Quantitative re-examination of Taylor model for FCC polycrystals

Abstract

The quantitative adequacy of the Taylor model for representing the behaviors of FCC polycrystals is discussed through comparison with crystal plasticity analysis using the homogenization-based finite method. The key element of the crystal plasticity theory is the constitutive relation for single crystals. The most classical way to apply it to polycrystals is the Taylor model. This model assumes that all crystal grains in a crystal aggregate are subjected to the same strain under macroscopically uniform deformation. This assumption provides a solution satisfying the continuity of displacement between crystal grains. The effect and evolution of the crystallographic texture can easily be taken into account.

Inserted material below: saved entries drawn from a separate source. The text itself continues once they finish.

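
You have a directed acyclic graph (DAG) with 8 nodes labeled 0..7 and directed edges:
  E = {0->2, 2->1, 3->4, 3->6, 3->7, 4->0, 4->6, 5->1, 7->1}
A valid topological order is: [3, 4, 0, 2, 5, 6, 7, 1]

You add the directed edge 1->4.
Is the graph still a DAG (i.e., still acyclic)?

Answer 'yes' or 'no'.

Answer: no

Derivation:
Given toposort: [3, 4, 0, 2, 5, 6, 7, 1]
Position of 1: index 7; position of 4: index 1
New edge 1->4: backward (u after v in old order)
Backward edge: old toposort is now invalid. Check if this creates a cycle.
Does 4 already reach 1? Reachable from 4: [0, 1, 2, 4, 6]. YES -> cycle!
Still a DAG? no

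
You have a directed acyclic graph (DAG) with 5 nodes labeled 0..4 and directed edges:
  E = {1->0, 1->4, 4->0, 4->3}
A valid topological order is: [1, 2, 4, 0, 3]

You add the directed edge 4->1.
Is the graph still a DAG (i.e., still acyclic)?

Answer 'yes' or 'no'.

Answer: no

Derivation:
Given toposort: [1, 2, 4, 0, 3]
Position of 4: index 2; position of 1: index 0
New edge 4->1: backward (u after v in old order)
Backward edge: old toposort is now invalid. Check if this creates a cycle.
Does 1 already reach 4? Reachable from 1: [0, 1, 3, 4]. YES -> cycle!
Still a DAG? no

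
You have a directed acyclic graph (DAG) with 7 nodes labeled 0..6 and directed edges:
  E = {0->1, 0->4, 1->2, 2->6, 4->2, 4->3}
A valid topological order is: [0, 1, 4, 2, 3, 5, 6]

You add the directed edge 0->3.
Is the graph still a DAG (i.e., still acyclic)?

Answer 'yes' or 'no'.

Given toposort: [0, 1, 4, 2, 3, 5, 6]
Position of 0: index 0; position of 3: index 4
New edge 0->3: forward
Forward edge: respects the existing order. Still a DAG, same toposort still valid.
Still a DAG? yes

Answer: yes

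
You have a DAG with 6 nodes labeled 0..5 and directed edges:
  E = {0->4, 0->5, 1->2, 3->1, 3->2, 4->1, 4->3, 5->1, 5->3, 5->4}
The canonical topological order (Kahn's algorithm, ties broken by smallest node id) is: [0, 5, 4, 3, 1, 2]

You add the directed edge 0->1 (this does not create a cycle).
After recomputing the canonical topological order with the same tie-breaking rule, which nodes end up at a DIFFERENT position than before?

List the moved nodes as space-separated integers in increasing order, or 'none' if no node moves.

Answer: none

Derivation:
Old toposort: [0, 5, 4, 3, 1, 2]
Added edge 0->1
Recompute Kahn (smallest-id tiebreak):
  initial in-degrees: [0, 4, 2, 2, 2, 1]
  ready (indeg=0): [0]
  pop 0: indeg[1]->3; indeg[4]->1; indeg[5]->0 | ready=[5] | order so far=[0]
  pop 5: indeg[1]->2; indeg[3]->1; indeg[4]->0 | ready=[4] | order so far=[0, 5]
  pop 4: indeg[1]->1; indeg[3]->0 | ready=[3] | order so far=[0, 5, 4]
  pop 3: indeg[1]->0; indeg[2]->1 | ready=[1] | order so far=[0, 5, 4, 3]
  pop 1: indeg[2]->0 | ready=[2] | order so far=[0, 5, 4, 3, 1]
  pop 2: no out-edges | ready=[] | order so far=[0, 5, 4, 3, 1, 2]
New canonical toposort: [0, 5, 4, 3, 1, 2]
Compare positions:
  Node 0: index 0 -> 0 (same)
  Node 1: index 4 -> 4 (same)
  Node 2: index 5 -> 5 (same)
  Node 3: index 3 -> 3 (same)
  Node 4: index 2 -> 2 (same)
  Node 5: index 1 -> 1 (same)
Nodes that changed position: none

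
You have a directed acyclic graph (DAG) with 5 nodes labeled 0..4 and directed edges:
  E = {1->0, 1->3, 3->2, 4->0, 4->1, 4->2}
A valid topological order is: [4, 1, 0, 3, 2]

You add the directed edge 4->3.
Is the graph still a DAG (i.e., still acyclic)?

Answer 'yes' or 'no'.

Given toposort: [4, 1, 0, 3, 2]
Position of 4: index 0; position of 3: index 3
New edge 4->3: forward
Forward edge: respects the existing order. Still a DAG, same toposort still valid.
Still a DAG? yes

Answer: yes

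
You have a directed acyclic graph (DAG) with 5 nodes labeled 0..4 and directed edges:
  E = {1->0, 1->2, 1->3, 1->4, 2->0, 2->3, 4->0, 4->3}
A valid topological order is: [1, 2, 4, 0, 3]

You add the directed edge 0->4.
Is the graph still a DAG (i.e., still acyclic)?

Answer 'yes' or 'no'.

Given toposort: [1, 2, 4, 0, 3]
Position of 0: index 3; position of 4: index 2
New edge 0->4: backward (u after v in old order)
Backward edge: old toposort is now invalid. Check if this creates a cycle.
Does 4 already reach 0? Reachable from 4: [0, 3, 4]. YES -> cycle!
Still a DAG? no

Answer: no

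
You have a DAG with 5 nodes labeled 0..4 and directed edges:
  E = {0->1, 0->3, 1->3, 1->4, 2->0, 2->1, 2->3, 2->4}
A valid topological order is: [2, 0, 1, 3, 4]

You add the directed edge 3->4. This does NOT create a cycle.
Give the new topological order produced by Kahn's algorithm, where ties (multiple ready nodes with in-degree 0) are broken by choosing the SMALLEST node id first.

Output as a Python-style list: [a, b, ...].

Old toposort: [2, 0, 1, 3, 4]
Added edge: 3->4
Position of 3 (3) < position of 4 (4). Old order still valid.
Run Kahn's algorithm (break ties by smallest node id):
  initial in-degrees: [1, 2, 0, 3, 3]
  ready (indeg=0): [2]
  pop 2: indeg[0]->0; indeg[1]->1; indeg[3]->2; indeg[4]->2 | ready=[0] | order so far=[2]
  pop 0: indeg[1]->0; indeg[3]->1 | ready=[1] | order so far=[2, 0]
  pop 1: indeg[3]->0; indeg[4]->1 | ready=[3] | order so far=[2, 0, 1]
  pop 3: indeg[4]->0 | ready=[4] | order so far=[2, 0, 1, 3]
  pop 4: no out-edges | ready=[] | order so far=[2, 0, 1, 3, 4]
  Result: [2, 0, 1, 3, 4]

Answer: [2, 0, 1, 3, 4]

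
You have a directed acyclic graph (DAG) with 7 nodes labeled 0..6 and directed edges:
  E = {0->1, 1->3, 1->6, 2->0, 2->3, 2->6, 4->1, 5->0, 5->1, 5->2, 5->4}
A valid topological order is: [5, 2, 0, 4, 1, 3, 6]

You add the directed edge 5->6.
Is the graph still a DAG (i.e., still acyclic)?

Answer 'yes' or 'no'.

Answer: yes

Derivation:
Given toposort: [5, 2, 0, 4, 1, 3, 6]
Position of 5: index 0; position of 6: index 6
New edge 5->6: forward
Forward edge: respects the existing order. Still a DAG, same toposort still valid.
Still a DAG? yes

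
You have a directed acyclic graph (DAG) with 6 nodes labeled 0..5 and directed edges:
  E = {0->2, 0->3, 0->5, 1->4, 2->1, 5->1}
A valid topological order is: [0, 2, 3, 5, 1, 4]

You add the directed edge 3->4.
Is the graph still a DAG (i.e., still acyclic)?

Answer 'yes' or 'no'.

Answer: yes

Derivation:
Given toposort: [0, 2, 3, 5, 1, 4]
Position of 3: index 2; position of 4: index 5
New edge 3->4: forward
Forward edge: respects the existing order. Still a DAG, same toposort still valid.
Still a DAG? yes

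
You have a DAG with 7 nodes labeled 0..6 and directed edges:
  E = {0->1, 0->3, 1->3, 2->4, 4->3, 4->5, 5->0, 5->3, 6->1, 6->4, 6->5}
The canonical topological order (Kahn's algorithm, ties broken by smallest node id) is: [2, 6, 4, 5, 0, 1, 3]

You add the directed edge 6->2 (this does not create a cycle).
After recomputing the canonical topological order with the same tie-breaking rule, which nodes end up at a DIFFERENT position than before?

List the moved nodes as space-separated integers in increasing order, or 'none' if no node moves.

Old toposort: [2, 6, 4, 5, 0, 1, 3]
Added edge 6->2
Recompute Kahn (smallest-id tiebreak):
  initial in-degrees: [1, 2, 1, 4, 2, 2, 0]
  ready (indeg=0): [6]
  pop 6: indeg[1]->1; indeg[2]->0; indeg[4]->1; indeg[5]->1 | ready=[2] | order so far=[6]
  pop 2: indeg[4]->0 | ready=[4] | order so far=[6, 2]
  pop 4: indeg[3]->3; indeg[5]->0 | ready=[5] | order so far=[6, 2, 4]
  pop 5: indeg[0]->0; indeg[3]->2 | ready=[0] | order so far=[6, 2, 4, 5]
  pop 0: indeg[1]->0; indeg[3]->1 | ready=[1] | order so far=[6, 2, 4, 5, 0]
  pop 1: indeg[3]->0 | ready=[3] | order so far=[6, 2, 4, 5, 0, 1]
  pop 3: no out-edges | ready=[] | order so far=[6, 2, 4, 5, 0, 1, 3]
New canonical toposort: [6, 2, 4, 5, 0, 1, 3]
Compare positions:
  Node 0: index 4 -> 4 (same)
  Node 1: index 5 -> 5 (same)
  Node 2: index 0 -> 1 (moved)
  Node 3: index 6 -> 6 (same)
  Node 4: index 2 -> 2 (same)
  Node 5: index 3 -> 3 (same)
  Node 6: index 1 -> 0 (moved)
Nodes that changed position: 2 6

Answer: 2 6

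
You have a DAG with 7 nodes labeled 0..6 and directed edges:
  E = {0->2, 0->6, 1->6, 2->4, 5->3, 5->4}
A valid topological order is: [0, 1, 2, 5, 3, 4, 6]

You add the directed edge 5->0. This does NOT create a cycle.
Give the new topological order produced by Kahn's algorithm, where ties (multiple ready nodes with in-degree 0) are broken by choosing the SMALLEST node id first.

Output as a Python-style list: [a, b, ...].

Answer: [1, 5, 0, 2, 3, 4, 6]

Derivation:
Old toposort: [0, 1, 2, 5, 3, 4, 6]
Added edge: 5->0
Position of 5 (3) > position of 0 (0). Must reorder: 5 must now come before 0.
Run Kahn's algorithm (break ties by smallest node id):
  initial in-degrees: [1, 0, 1, 1, 2, 0, 2]
  ready (indeg=0): [1, 5]
  pop 1: indeg[6]->1 | ready=[5] | order so far=[1]
  pop 5: indeg[0]->0; indeg[3]->0; indeg[4]->1 | ready=[0, 3] | order so far=[1, 5]
  pop 0: indeg[2]->0; indeg[6]->0 | ready=[2, 3, 6] | order so far=[1, 5, 0]
  pop 2: indeg[4]->0 | ready=[3, 4, 6] | order so far=[1, 5, 0, 2]
  pop 3: no out-edges | ready=[4, 6] | order so far=[1, 5, 0, 2, 3]
  pop 4: no out-edges | ready=[6] | order so far=[1, 5, 0, 2, 3, 4]
  pop 6: no out-edges | ready=[] | order so far=[1, 5, 0, 2, 3, 4, 6]
  Result: [1, 5, 0, 2, 3, 4, 6]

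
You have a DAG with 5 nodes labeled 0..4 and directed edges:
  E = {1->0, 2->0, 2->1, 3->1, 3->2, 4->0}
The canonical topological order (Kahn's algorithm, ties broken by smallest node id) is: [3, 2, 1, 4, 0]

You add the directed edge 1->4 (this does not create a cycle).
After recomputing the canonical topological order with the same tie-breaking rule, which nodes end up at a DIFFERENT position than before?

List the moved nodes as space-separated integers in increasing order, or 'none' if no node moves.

Old toposort: [3, 2, 1, 4, 0]
Added edge 1->4
Recompute Kahn (smallest-id tiebreak):
  initial in-degrees: [3, 2, 1, 0, 1]
  ready (indeg=0): [3]
  pop 3: indeg[1]->1; indeg[2]->0 | ready=[2] | order so far=[3]
  pop 2: indeg[0]->2; indeg[1]->0 | ready=[1] | order so far=[3, 2]
  pop 1: indeg[0]->1; indeg[4]->0 | ready=[4] | order so far=[3, 2, 1]
  pop 4: indeg[0]->0 | ready=[0] | order so far=[3, 2, 1, 4]
  pop 0: no out-edges | ready=[] | order so far=[3, 2, 1, 4, 0]
New canonical toposort: [3, 2, 1, 4, 0]
Compare positions:
  Node 0: index 4 -> 4 (same)
  Node 1: index 2 -> 2 (same)
  Node 2: index 1 -> 1 (same)
  Node 3: index 0 -> 0 (same)
  Node 4: index 3 -> 3 (same)
Nodes that changed position: none

Answer: none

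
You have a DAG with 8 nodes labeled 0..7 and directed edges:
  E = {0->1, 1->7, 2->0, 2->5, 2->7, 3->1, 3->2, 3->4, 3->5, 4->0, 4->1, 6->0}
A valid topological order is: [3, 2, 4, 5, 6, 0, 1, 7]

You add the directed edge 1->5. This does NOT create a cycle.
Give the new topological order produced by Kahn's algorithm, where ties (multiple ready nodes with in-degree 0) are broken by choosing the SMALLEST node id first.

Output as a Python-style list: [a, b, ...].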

However, the assumption of uniform strain, the main idea in the Taylor model, has never been validated quantitatively. On the other hand, the homogenization-based finite element method can represent arbitrary microscopic deformations, i.e., each crystal grain may have nonuniform deformation, and can provide a material response under more realistic boundary conditions. In this paper, we first determine the appropriate size for the representative volume element (RVE) in the homogenization-based finite element method that can represent the macroscopic polycrystalline behavior of FCC. After that, the polycrystalline behaviors obtained using the Taylor model are compared with those obtained using the homogenization-based finite element method. Finally, the quantitative adequacy of the Taylor model is discussed. It is clarified that the Taylor model is qualitatively consistent with the homogenization-based finite element method and can be used as a practical model of polycrystalline FCC metals for a first-order approximation, although it is not quantitatively reasonable even for FCC metals.